Je drague aussi les terroristes et syndicalistes intégristes sur les réseaux asociaux. Je suis un justicier. Je remplis ma mission. Une de mes missions. On m’a envoyé sur terre pour procéder à du nettoyage et toute personne qui aura une pensée un peu trop extrême sera attrapée par mes soins pour être mise en observation voire en prison afin de ne plus être capable de nuire. Afin de ne plus empêcher les autres de vivre, de voyager, de se déplacer, de s’instruire et de tout le reste aussi, quoi. Et si je ne réussis pas à les faire revenir dans un chemin un peu plus neutre, je les envoie dans les oubliettes avec ceux du paragraphe un.

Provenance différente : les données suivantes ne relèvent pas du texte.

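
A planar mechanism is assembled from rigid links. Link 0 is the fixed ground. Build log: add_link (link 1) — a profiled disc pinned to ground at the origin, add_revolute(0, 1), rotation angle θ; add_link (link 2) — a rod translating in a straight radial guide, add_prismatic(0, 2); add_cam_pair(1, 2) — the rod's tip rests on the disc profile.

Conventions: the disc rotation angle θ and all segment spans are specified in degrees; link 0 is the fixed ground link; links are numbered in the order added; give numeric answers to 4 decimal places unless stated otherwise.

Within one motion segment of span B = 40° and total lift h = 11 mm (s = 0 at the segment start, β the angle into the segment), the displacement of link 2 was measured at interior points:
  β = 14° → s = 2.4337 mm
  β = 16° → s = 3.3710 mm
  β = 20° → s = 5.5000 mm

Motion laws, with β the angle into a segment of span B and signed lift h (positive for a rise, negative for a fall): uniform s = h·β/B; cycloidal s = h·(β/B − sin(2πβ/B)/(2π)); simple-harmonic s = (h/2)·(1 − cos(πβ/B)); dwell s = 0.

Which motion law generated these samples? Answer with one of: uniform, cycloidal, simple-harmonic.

candidates at β/B = r: uniform s = h·r (linear in β); cycloidal s = h·(r − sin(2πr)/(2π)); simple-harmonic s = (h/2)(1 − cos(πr))
β=14°: printed 2.4337 | uniform 3.8500, cycloidal 2.4337, simple-harmonic 3.0031
β=16°: printed 3.3710 | uniform 4.4000, cycloidal 3.3710, simple-harmonic 3.8004
β=20°: printed 5.5000 | uniform 5.5000, cycloidal 5.5000, simple-harmonic 5.5000
only one law matches every sample → cycloidal

cycloidal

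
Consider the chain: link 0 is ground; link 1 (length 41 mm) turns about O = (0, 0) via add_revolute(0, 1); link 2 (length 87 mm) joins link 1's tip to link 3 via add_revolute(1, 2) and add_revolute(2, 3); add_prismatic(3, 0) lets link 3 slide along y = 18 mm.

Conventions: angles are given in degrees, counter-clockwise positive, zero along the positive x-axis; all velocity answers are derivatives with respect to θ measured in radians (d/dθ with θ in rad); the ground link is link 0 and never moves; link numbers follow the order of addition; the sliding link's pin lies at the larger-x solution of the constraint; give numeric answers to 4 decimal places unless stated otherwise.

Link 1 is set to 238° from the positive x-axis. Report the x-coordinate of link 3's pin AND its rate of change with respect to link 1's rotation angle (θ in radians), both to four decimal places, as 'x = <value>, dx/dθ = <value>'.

geometry: r = 41 mm, L = 87 mm, e = 18 mm
crank pin P = (r cos θ, r sin θ) = (-21.726690, -34.769972)
h = r sin θ − e = -34.769972 − 18 = -52.769972
x = r cos θ + √(L² − h²) = -21.726690 + 69.168852 = 47.442162
dx/dθ = −r sin θ − h·r cos θ/√(L² − h²) (θ in radians; h = -52.769972) = 18.194349

x = 47.4422, dx/dθ = 18.1943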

Je couche avec les gens d’extrême gauche et ceux d’extrême droite. D’abord, pour une bonne raison : ce n’est pas parce qu’on n’est pas d’accord sur des idées qu’on ne peut pas baiser ensemble. Et ce n’est pas parce qu’on a des idées douteuses qu’on ne peut pas être un bon coup au lit. Quoique… Quoique… Enfin bref,  je couche dès le premier soir et ensuite, comme on tombe amoureux de moi, je fais du chantage : si tu m’aimes, reviens à des idées plus « normales », sinon, je disparais de ta vie et je ferai même pire : je coucherai avec un(e) collègue à toi. En général, ça marche. Enfin, si on veut.